Akihabara is a section of Tokyo, Japan, that’s often referred to simply as Electric Town. With its bright lights and bustling collection of high-tech vendors, it’s like Times Square on speed. If Canada is in the technological slow lane, Akihabara is the autobahn, where companies end up when they want to unveil any new technology and try it out on consumers.
There are good reasons why Canada should be trying to be more like Akihabara, and it’s not just to placate impatient consumers. Ken Coates is the dean of arts at the University of Waterloo and has written about technology and innovation in Japan. He argues that there are some big economic advantages to being an early adopter of tech products. To begin with, most tech companies are inclined to set up shop in a place where they can easily test new technologies. “If your major markets are outside the country, it’s really hard to stay on the cutting edge.” Research in Motion, which makes the BlackBerry, is based in Waterloo, Ont., but even it tends to try out new products in the United States before they’re offered here. “If you have to go launch in other countries and worry about how that works out, that can be really time-consuming and really frustrating for an organization,” he says.
Even more troublesome is the fact that countries that are slow to adapt lose out on the immeasurable spinoff benefits that technologies bring. Take, again, the iPhone. After it was launched, hundreds of U.S. companies and individuals started developing applications for it. An entire industry has emerged around this one piece of technology. And while Canadians waited for the iPhone, they also missed out on the early stages of that development. “The technology is only the starting point for innovation,” says Coates. “The future of the high-tech economy is equally on the application side.” The same thing is happening with the Kindle. “The Kindle is a terrific device,” says Geist. “It’s the sort of thing that would be great for Canadian authors and books. But the spinoff effects here, the benefits that accrue to creators, are being lost.”
Compared to the U.S., Canada is fast developing a reputation for having a market that’s unfriendly to new technology. We may be highly regarded for our mathematics and engineering and science, but not for being a place that can translate that into commercial, high-tech applications, says Coates. Our smallish size isn’t much of an excuse either—places like Finland, Israel and Singapore are regarded as cutting-edge nations. And that is a strike against Canada. “As this new economy unfolds this stuff will be 10 times as important as it is now and we’re either on top of this or we’re lagging way behind.”

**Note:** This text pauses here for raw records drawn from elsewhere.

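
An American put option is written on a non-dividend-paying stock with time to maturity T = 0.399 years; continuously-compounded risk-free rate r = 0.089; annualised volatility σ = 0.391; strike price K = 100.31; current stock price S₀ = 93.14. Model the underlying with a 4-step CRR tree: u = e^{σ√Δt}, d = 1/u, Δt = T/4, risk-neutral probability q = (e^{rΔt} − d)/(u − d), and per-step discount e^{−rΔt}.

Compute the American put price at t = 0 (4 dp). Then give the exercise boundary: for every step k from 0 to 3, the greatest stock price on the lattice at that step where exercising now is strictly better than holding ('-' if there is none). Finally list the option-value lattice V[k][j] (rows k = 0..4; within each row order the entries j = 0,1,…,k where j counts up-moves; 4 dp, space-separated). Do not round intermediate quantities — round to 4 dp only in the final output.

price = 12.2582
boundary = - - 72.7568 82.3199
tree:
12.2582
18.8129 6.0544
27.5532 10.5839 1.7247
36.0053 17.9901 3.5165 0.0000
43.4756 27.5532 7.1700 0.0000 0.0000

params: Δt=0.09975 u=1.13144 d=0.88383 q=0.50518 e^(-rΔt)=0.99116
t_4 payoffs: 43.4756 27.5532 7.1700 0.0000 0.0000
t_3: node(3,0) S=64.3047 payoff=36.0053 vs cont=35.1187 → 36.0053 [stop]  node(3,1) S=82.3199 payoff=17.9901 vs cont=17.1035 → 17.9901 [stop]  node(3,2) S=105.3822 payoff=0.0000 vs cont=3.5165 → 3.5165 [wait]  node(3,3) S=134.9056 payoff=0.0000 vs cont=0.0000 → 0.0000 [wait]  ⇒ S*(3)=82.3199
t_2: node(2,0) S=72.7568 payoff=27.5532 vs cont=26.6666 → 27.5532 [stop]  node(2,1) S=93.1400 payoff=7.1700 vs cont=10.5839 → 10.5839 [wait]  node(2,2) S=119.2336 payoff=0.0000 vs cont=1.7247 → 1.7247 [wait]  ⇒ S*(2)=72.7568
t_1: node(1,0) S=82.3199 payoff=17.9901 vs cont=18.8129 → 18.8129 [wait]  node(1,1) S=105.3822 payoff=0.0000 vs cont=6.0544 → 6.0544 [wait]  ⇒ S*(1)=-
t_0: node(0,0) S=93.1400 payoff=7.1700 vs cont=12.2582 → 12.2582 [wait]  ⇒ S*(0)=-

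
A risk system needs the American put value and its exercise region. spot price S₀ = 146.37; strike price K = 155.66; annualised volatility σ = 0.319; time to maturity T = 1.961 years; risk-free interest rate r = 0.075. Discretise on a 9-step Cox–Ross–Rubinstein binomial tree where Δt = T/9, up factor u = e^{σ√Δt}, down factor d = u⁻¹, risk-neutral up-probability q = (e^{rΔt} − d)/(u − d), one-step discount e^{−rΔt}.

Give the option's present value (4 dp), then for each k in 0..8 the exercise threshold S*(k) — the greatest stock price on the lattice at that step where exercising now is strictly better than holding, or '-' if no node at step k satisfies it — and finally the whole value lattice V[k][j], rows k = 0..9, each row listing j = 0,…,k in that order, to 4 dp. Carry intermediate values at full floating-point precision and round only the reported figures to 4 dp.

price = 22.8646
boundary = - - 108.6714 93.6368 108.6714 93.6368 108.6714 126.1199 108.6714
tree:
22.8646
33.2610 13.9166
46.9886 21.5435 7.2612
62.0232 32.3683 12.1548 2.9381
74.9777 46.9886 19.7916 5.4342 0.7085
86.1400 62.0232 31.1465 9.8539 1.4940 0.0000
95.7580 74.9777 46.9886 17.3938 3.1504 0.0000 0.0000
104.0454 86.1400 62.0232 29.5401 6.6432 0.0000 0.0000 0.0000
111.1862 95.7580 74.9777 46.9886 14.0086 0.0000 0.0000 0.0000 0.0000
117.3391 104.0454 86.1400 62.0232 29.5401 0.0000 0.0000 0.0000 0.0000 0.0000

params: Δt=0.21789 u=1.16056 d=0.86165 q=0.51796 e^(-rΔt)=0.98379
t_9 payoffs: 117.3391 104.0454 86.1400 62.0232 29.5401 0.0000 0.0000 0.0000 0.0000 0.0000
t_8: node(8,0) S=44.4738 payoff=111.1862 vs cont=108.6631 → 111.1862 [stop]  node(8,1) S=59.9020 payoff=95.7580 vs cont=93.2349 → 95.7580 [stop]  node(8,2) S=80.6823 payoff=74.9777 vs cont=72.4546 → 74.9777 [stop]  node(8,3) S=108.6714 payoff=46.9886 vs cont=44.4656 → 46.9886 [stop]  node(8,4) S=146.3700 payoff=9.2900 vs cont=14.0086 → 14.0086 [wait]  node(8,5) S=197.1465 payoff=0.0000 vs cont=0.0000 → 0.0000 [wait]  node(8,6) S=265.5375 payoff=0.0000 vs cont=0.0000 → 0.0000 [wait]  node(8,7) S=357.6538 payoff=0.0000 vs cont=0.0000 → 0.0000 [wait]  node(8,8) S=481.7257 payoff=0.0000 vs cont=0.0000 → 0.0000 [wait]  ⇒ S*(8)=108.6714
t_7: node(7,0) S=51.6146 payoff=104.0454 vs cont=101.5223 → 104.0454 [stop]  node(7,1) S=69.5200 payoff=86.1400 vs cont=83.6169 → 86.1400 [stop]  node(7,2) S=93.6368 payoff=62.0232 vs cont=59.5001 → 62.0232 [stop]  node(7,3) S=126.1199 payoff=29.5401 vs cont=29.4215 → 29.5401 [stop]  node(7,4) S=169.8715 payoff=0.0000 vs cont=6.6432 → 6.6432 [wait]  node(7,5) S=228.8008 payoff=0.0000 vs cont=0.0000 → 0.0000 [wait]  node(7,6) S=308.1729 payoff=0.0000 vs cont=0.0000 → 0.0000 [wait]  node(7,7) S=415.0795 payoff=0.0000 vs cont=0.0000 → 0.0000 [wait]  ⇒ S*(7)=126.1199
t_6: node(6,0) S=59.9020 payoff=95.7580 vs cont=93.2349 → 95.7580 [stop]  node(6,1) S=80.6823 payoff=74.9777 vs cont=72.4546 → 74.9777 [stop]  node(6,2) S=108.6714 payoff=46.9886 vs cont=44.4656 → 46.9886 [stop]  node(6,3) S=146.3700 payoff=9.2900 vs cont=17.3938 → 17.3938 [wait]  node(6,4) S=197.1465 payoff=0.0000 vs cont=3.1504 → 3.1504 [wait]  node(6,5) S=265.5375 payoff=0.0000 vs cont=0.0000 → 0.0000 [wait]  node(6,6) S=357.6538 payoff=0.0000 vs cont=0.0000 → 0.0000 [wait]  ⇒ S*(6)=108.6714
t_5: node(5,0) S=69.5200 payoff=86.1400 vs cont=83.6169 → 86.1400 [stop]  node(5,1) S=93.6368 payoff=62.0232 vs cont=59.5001 → 62.0232 [stop]  node(5,2) S=126.1199 payoff=29.5401 vs cont=31.1465 → 31.1465 [wait]  node(5,3) S=169.8715 payoff=0.0000 vs cont=9.8539 → 9.8539 [wait]  node(5,4) S=228.8008 payoff=0.0000 vs cont=1.4940 → 1.4940 [wait]  node(5,5) S=308.1729 payoff=0.0000 vs cont=0.0000 → 0.0000 [wait]  ⇒ S*(5)=93.6368
t_4: node(4,0) S=80.6823 payoff=74.9777 vs cont=72.4546 → 74.9777 [stop]  node(4,1) S=108.6714 payoff=46.9886 vs cont=45.2841 → 46.9886 [stop]  node(4,2) S=146.3700 payoff=9.2900 vs cont=19.7916 → 19.7916 [wait]  node(4,3) S=197.1465 payoff=0.0000 vs cont=5.4342 → 5.4342 [wait]  node(4,4) S=265.5375 payoff=0.0000 vs cont=0.7085 → 0.7085 [wait]  ⇒ S*(4)=108.6714
t_3: node(3,0) S=93.6368 payoff=62.0232 vs cont=59.5001 → 62.0232 [stop]  node(3,1) S=126.1199 payoff=29.5401 vs cont=32.3683 → 32.3683 [wait]  node(3,2) S=169.8715 payoff=0.0000 vs cont=12.1548 → 12.1548 [wait]  node(3,3) S=228.8008 payoff=0.0000 vs cont=2.9381 → 2.9381 [wait]  ⇒ S*(3)=93.6368
t_2: node(2,0) S=108.6714 payoff=46.9886 vs cont=45.9067 → 46.9886 [stop]  node(2,1) S=146.3700 payoff=9.2900 vs cont=21.5435 → 21.5435 [wait]  node(2,2) S=197.1465 payoff=0.0000 vs cont=7.2612 → 7.2612 [wait]  ⇒ S*(2)=108.6714
t_1: node(1,0) S=126.1199 payoff=29.5401 vs cont=33.2610 → 33.2610 [wait]  node(1,1) S=169.8715 payoff=0.0000 vs cont=13.9166 → 13.9166 [wait]  ⇒ S*(1)=-
t_0: node(0,0) S=146.3700 payoff=9.2900 vs cont=22.8646 → 22.8646 [wait]  ⇒ S*(0)=-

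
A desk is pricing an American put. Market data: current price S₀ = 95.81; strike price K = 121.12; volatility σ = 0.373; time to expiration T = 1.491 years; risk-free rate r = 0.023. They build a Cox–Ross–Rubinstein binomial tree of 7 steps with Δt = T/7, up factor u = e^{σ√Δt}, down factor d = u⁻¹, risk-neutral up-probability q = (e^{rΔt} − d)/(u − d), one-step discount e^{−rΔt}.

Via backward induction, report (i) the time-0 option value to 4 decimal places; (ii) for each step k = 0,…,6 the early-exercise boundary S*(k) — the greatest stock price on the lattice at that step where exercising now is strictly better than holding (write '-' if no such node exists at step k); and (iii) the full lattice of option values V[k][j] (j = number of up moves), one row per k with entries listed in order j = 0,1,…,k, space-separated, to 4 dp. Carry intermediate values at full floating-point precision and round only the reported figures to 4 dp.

params: Δt=0.21300 u=1.18785 d=0.84186 q=0.47126 e^(-rΔt)=0.99511
t_7 payoffs: 92.4073 80.6066 63.9558 40.4618 7.3119 0.0000 0.0000 0.0000
t_6: node(6,0) S=34.1065 payoff=87.0135 vs cont=86.4216 → 87.0135 [stop]  node(6,1) S=48.1240 payoff=72.9960 vs cont=72.4041 → 72.9960 [stop]  node(6,2) S=67.9026 payoff=53.2174 vs cont=52.6255 → 53.2174 [stop]  node(6,3) S=95.8100 payoff=25.3100 vs cont=24.7181 → 25.3100 [stop]  node(6,4) S=135.1872 payoff=0.0000 vs cont=3.8472 → 3.8472 [wait]  node(6,5) S=190.7481 payoff=0.0000 vs cont=0.0000 → 0.0000 [wait]  node(6,6) S=269.1441 payoff=0.0000 vs cont=0.0000 → 0.0000 [wait]  ⇒ S*(6)=95.8100
t_5: node(5,0) S=40.5134 payoff=80.6066 vs cont=80.0146 → 80.6066 [stop]  node(5,1) S=57.1642 payoff=63.9558 vs cont=63.3639 → 63.9558 [stop]  node(5,2) S=80.6582 payoff=40.4618 vs cont=39.8699 → 40.4618 [stop]  node(5,3) S=113.8081 payoff=7.3119 vs cont=15.1211 → 15.1211 [wait]  node(5,4) S=160.5824 payoff=0.0000 vs cont=2.0242 → 2.0242 [wait]  node(5,5) S=226.5805 payoff=0.0000 vs cont=0.0000 → 0.0000 [wait]  ⇒ S*(5)=80.6582
t_4: node(4,0) S=48.1240 payoff=72.9960 vs cont=72.4041 → 72.9960 [stop]  node(4,1) S=67.9026 payoff=53.2174 vs cont=52.6255 → 53.2174 [stop]  node(4,2) S=95.8100 payoff=25.3100 vs cont=28.3803 → 28.3803 [wait]  node(4,3) S=135.1872 payoff=0.0000 vs cont=8.9053 → 8.9053 [wait]  node(4,4) S=190.7481 payoff=0.0000 vs cont=1.0650 → 1.0650 [wait]  ⇒ S*(4)=67.9026
t_3: node(3,0) S=57.1642 payoff=63.9558 vs cont=63.3639 → 63.9558 [stop]  node(3,1) S=80.6582 payoff=40.4618 vs cont=41.3097 → 41.3097 [wait]  node(3,2) S=113.8081 payoff=7.3119 vs cont=19.1086 → 19.1086 [wait]  node(3,3) S=160.5824 payoff=0.0000 vs cont=5.1850 → 5.1850 [wait]  ⇒ S*(3)=57.1642
t_2: node(2,0) S=67.9026 payoff=53.2174 vs cont=53.0232 → 53.2174 [stop]  node(2,1) S=95.8100 payoff=25.3100 vs cont=30.6964 → 30.6964 [wait]  node(2,2) S=135.1872 payoff=0.0000 vs cont=12.4856 → 12.4856 [wait]  ⇒ S*(2)=67.9026
t_1: node(1,0) S=80.6582 payoff=40.4618 vs cont=42.3959 → 42.3959 [wait]  node(1,1) S=113.8081 payoff=7.3119 vs cont=22.0063 → 22.0063 [wait]  ⇒ S*(1)=-
t_0: node(0,0) S=95.8100 payoff=25.3100 vs cont=32.6268 → 32.6268 [wait]  ⇒ S*(0)=-

price = 32.6268
boundary = - - 67.9026 57.1642 67.9026 80.6582 95.8100
tree:
32.6268
42.3959 22.0063
53.2174 30.6964 12.4856
63.9558 41.3097 19.1086 5.1850
72.9960 53.2174 28.3803 8.9053 1.0650
80.6066 63.9558 40.4618 15.1211 2.0242 0.0000
87.0135 72.9960 53.2174 25.3100 3.8472 0.0000 0.0000
92.4073 80.6066 63.9558 40.4618 7.3119 0.0000 0.0000 0.0000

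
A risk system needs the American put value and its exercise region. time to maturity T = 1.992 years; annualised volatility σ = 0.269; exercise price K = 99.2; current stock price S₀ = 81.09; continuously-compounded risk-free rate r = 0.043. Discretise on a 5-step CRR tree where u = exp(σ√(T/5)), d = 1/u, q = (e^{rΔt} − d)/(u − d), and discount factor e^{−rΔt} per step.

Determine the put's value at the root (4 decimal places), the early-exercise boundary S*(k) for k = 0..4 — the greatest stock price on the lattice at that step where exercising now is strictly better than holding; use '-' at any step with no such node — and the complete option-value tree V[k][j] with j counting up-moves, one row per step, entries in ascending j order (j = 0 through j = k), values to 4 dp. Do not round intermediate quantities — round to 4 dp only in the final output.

Δt=0.39840, u=1.18506, d=0.84384, q=0.50829, disc=e^(-rΔt)=0.98301
k=5 terminal: V=max(K-S,0) → 64.5045 50.4751 30.7728 3.1038 0.0000 0.0000
k=4: j=0 S=41.1161 intr=58.0839 cont=56.3990 V=58.0839[EX]; j=1 S=57.7417 intr=41.4583 cont=39.7733 V=41.4583[EX]; j=2 S=81.0900 intr=18.1100 cont=16.4251 V=18.1100[EX]; j=3 S=113.8793 intr=0.0000 cont=1.5002 V=1.5002[hold]; j=4 S=159.9273 intr=0.0000 cont=0.0000 V=0.0000[hold]  S*(4)=81.0900
k=3: j=0 S=48.7249 intr=50.4751 cont=48.7902 V=50.4751[EX]; j=1 S=68.4272 intr=30.7728 cont=29.0879 V=30.7728[EX]; j=2 S=96.0962 intr=3.1038 cont=9.5032 V=9.5032[hold]; j=3 S=134.9534 intr=0.0000 cont=0.7252 V=0.7252[hold]  S*(3)=68.4272
k=2: j=0 S=57.7417 intr=41.4583 cont=39.7733 V=41.4583[EX]; j=1 S=81.0900 intr=18.1100 cont=19.6226 V=19.6226[hold]; j=2 S=113.8793 intr=0.0000 cont=4.9557 V=4.9557[hold]  S*(2)=57.7417
k=1: j=0 S=68.4272 intr=30.7728 cont=29.8437 V=30.7728[EX]; j=1 S=96.0962 intr=3.1038 cont=11.9608 V=11.9608[hold]  S*(1)=68.4272
k=0: j=0 S=81.0900 intr=18.1100 cont=20.8506 V=20.8506[hold]  S*(0)=-

price = 20.8506
boundary = - 68.4272 57.7417 68.4272 81.0900
tree:
20.8506
30.7728 11.9608
41.4583 19.6226 4.9557
50.4751 30.7728 9.5032 0.7252
58.0839 41.4583 18.1100 1.5002 0.0000
64.5045 50.4751 30.7728 3.1038 0.0000 0.0000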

Canadian publishers, meanwhile, are anxiously awaiting the arrival of the Kindle. It will help give new life to Canadian books and help them reach new markets, says Diana Barry, the director of digital services with the Association of Canadian Publishers. Publishers are already racing to put their books into digital form so they’ll have plenty of content to hand over to Amazon.com if and when it brings the Kindle north of the border. There are no rights issues standing in the way of Canadian books: they’re already being sold on Sony’s e-book reader, which is available in Canada (though it lacks the wireless capabilities that have people so excited about the Kindle).
There is no easy way to repair Canada’s sinking high-tech reputation. Coates argues that Canadian consumers and electronic retail stores could stand to be more aggressive, and demand that these “only in America” products be brought here sooner. Aside from the occasional Internet rant, there’s been no push to try to speed the arrival of the Kindle. Others suggest that a more competitive communications industry would make it easier for companies to negotiate service agreements. For now, the only real alternative is patience. But that’s another commodity that’s in short supply in the world of consumer technology.